Die Betreiber der Tankstellen an der Mühlbergstraße schlagen Alarm: Es vergehe fast kein Tag, an dem sie nicht bestohlen oder vorwiegend Mitarbeiterinnen belästigt würden. In der Regel würden in der Erstaufnahmestelle untergebrachte Asylbewerber die Taten verüben. Die Jet-Tankstelle bedient ihre Kunden ab 20.30 Uhr deshalb nur noch über den Autoschalter, damit die Mitarbeiter geschützt sind. Mitarbeiterinnen der Eco-Tankstelle drohen ihrem Chef mit der Kündigung. Der Leiter der Erstaufnahmestelle möchte das Gespräch mit den Betreibern der Tankstellen suchen.
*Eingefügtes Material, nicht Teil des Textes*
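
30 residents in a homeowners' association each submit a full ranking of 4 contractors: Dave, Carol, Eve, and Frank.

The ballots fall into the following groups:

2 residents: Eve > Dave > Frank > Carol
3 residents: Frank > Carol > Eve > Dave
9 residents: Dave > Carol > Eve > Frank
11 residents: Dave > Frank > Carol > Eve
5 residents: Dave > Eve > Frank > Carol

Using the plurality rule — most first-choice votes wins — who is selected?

Dave

First-place vote totals:
  Dave: 25
  Carol: 0
  Eve: 2
  Frank: 3
Dave has the most first-place votes.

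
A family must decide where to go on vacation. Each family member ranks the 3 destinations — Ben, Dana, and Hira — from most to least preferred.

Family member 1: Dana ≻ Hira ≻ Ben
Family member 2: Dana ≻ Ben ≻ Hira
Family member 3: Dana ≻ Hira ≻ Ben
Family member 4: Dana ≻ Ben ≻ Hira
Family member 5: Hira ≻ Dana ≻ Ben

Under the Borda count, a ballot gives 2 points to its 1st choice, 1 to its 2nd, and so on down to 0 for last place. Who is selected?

Borda scores:
  Ben: 0 + 1 + 0 + 1 + 0 = 2
  Dana: 2 + 2 + 2 + 2 + 1 = 9
  Hira: 1 + 0 + 1 + 0 + 2 = 4
Dana has the highest total.

Dana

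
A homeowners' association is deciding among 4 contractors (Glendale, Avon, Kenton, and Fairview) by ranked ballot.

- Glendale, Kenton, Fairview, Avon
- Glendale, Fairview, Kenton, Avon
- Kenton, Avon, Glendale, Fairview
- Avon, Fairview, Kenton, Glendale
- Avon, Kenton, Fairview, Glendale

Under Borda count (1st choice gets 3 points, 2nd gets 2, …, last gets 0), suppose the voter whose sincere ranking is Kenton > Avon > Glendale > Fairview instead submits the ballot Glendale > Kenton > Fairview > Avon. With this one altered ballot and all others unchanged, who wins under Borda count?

Borda totals with the altered ballot: Glendale 9, Avon 6, Kenton 8, Fairview 7.
The switch changes the winner from Kenton to Glendale.

Glendale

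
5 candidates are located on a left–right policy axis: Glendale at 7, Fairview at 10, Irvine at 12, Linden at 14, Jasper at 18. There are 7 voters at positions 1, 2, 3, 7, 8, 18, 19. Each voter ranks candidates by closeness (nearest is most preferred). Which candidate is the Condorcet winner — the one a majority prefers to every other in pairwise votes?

Glendale

With single-peaked preferences on a line, the Condorcet winner is the candidate closest to the median voter.
The median voter (position 7) is closest to Glendale at 7.
Check: Glendale vs Jasper — voters closer to Glendale: 5 of 7.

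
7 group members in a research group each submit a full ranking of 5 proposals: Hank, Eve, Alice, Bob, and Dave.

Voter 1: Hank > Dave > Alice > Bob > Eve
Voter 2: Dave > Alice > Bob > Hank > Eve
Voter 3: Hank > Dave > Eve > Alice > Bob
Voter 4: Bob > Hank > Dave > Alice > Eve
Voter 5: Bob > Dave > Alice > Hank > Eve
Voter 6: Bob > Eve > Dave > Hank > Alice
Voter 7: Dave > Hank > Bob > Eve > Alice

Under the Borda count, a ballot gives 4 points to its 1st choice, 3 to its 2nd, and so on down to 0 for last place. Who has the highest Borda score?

Dave

Borda scores:
  Hank: 4 + 1 + 4 + 3 + 1 + 1 + 3 = 17
  Eve: 0 + 0 + 2 + 0 + 0 + 3 + 1 = 6
  Alice: 2 + 3 + 1 + 1 + 2 + 0 + 0 = 9
  Bob: 1 + 2 + 0 + 4 + 4 + 4 + 2 = 17
  Dave: 3 + 4 + 3 + 2 + 3 + 2 + 4 = 21
Dave has the highest total.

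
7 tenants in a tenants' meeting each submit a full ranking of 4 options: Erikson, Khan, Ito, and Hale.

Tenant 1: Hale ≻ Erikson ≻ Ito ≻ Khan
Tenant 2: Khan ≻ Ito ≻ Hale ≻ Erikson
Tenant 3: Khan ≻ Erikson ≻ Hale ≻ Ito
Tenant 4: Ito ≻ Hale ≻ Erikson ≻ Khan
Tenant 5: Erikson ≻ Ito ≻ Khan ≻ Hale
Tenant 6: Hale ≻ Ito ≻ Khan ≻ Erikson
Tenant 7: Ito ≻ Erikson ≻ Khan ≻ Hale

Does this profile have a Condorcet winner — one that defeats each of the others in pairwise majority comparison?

Head-to-head results (7 voters total):
Erikson vs Khan: Erikson wins 4–3.
Erikson vs Ito: Ito wins 4–3.
Erikson vs Hale: Hale wins 4–3.
Khan vs Ito: Ito wins 5–2.
Khan vs Hale: Khan wins 4–3.
Ito vs Hale: Ito wins 4–3.
Ito beats each rival — Erikson (4–3), Khan (5–2), Hale (4–3) — so Ito is the Condorcet winner.

Yes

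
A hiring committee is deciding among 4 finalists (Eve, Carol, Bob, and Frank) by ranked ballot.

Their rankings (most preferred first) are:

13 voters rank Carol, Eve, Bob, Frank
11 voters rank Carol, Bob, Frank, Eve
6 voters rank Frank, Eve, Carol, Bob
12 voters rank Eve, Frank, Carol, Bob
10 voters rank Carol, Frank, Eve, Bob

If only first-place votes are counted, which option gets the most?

Carol

First-place vote totals:
  Eve: 12
  Carol: 34
  Bob: 0
  Frank: 6
Carol has the most first-place votes.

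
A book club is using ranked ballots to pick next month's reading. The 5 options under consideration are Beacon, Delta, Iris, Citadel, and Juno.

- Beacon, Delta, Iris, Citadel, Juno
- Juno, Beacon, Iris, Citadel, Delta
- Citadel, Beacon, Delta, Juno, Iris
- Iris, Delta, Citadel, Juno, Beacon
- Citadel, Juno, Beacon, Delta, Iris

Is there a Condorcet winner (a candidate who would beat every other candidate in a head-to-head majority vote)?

Head-to-head results (5 voters total):
Beacon vs Delta: Beacon wins 4–1.
Beacon vs Iris: Beacon wins 4–1.
Beacon vs Citadel: Citadel wins 3–2.
Beacon vs Juno: Juno wins 3–2.
Delta vs Iris: Delta wins 3–2.
Delta vs Citadel: Citadel wins 3–2.
Delta vs Juno: Delta wins 3–2.
Iris vs Citadel: Iris wins 3–2.
Iris vs Juno: Juno wins 3–2.
Citadel vs Juno: Citadel wins 4–1.
No candidate beats all others: Beacon beats Delta beats Juno beats Beacon, a majority cycle.

No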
Mittwoch vor einer Woche, gegen 21 Uhr: Zwei Männer betreten den Verkaufsraum der
Eco-Tankstelle an der Mühlbergstraße. Doresa Muharemi hat erst vor wenigen Wochen ihre Ausbildung angefangen. Sie steht an diesem Abend hinter der Theke, als einer der beiden Männer nach Zigarettenpapier fragt. „Das Papier ist hinter mir. Ich musste mich umdrehen und habe gemerkt, dass der Mann mich ablenken möchte.“ Während des Gesprächs reißt ein anderer Mann die Preisschilder ab und eine Wodkaflasche aus dem Regal. Der andere Mann möchte der Auszubildenden die Hand geben. Als sie ihm die Hand entgegenstreckt, zieht er sie über die Verkaufstheke und küsst ihre Hand. Eine klare Grenzüberschreitung. Doresa Muharemi ruft die Polizei. Eine Kundin bleibt bei ihr, bis die Beamten da sind.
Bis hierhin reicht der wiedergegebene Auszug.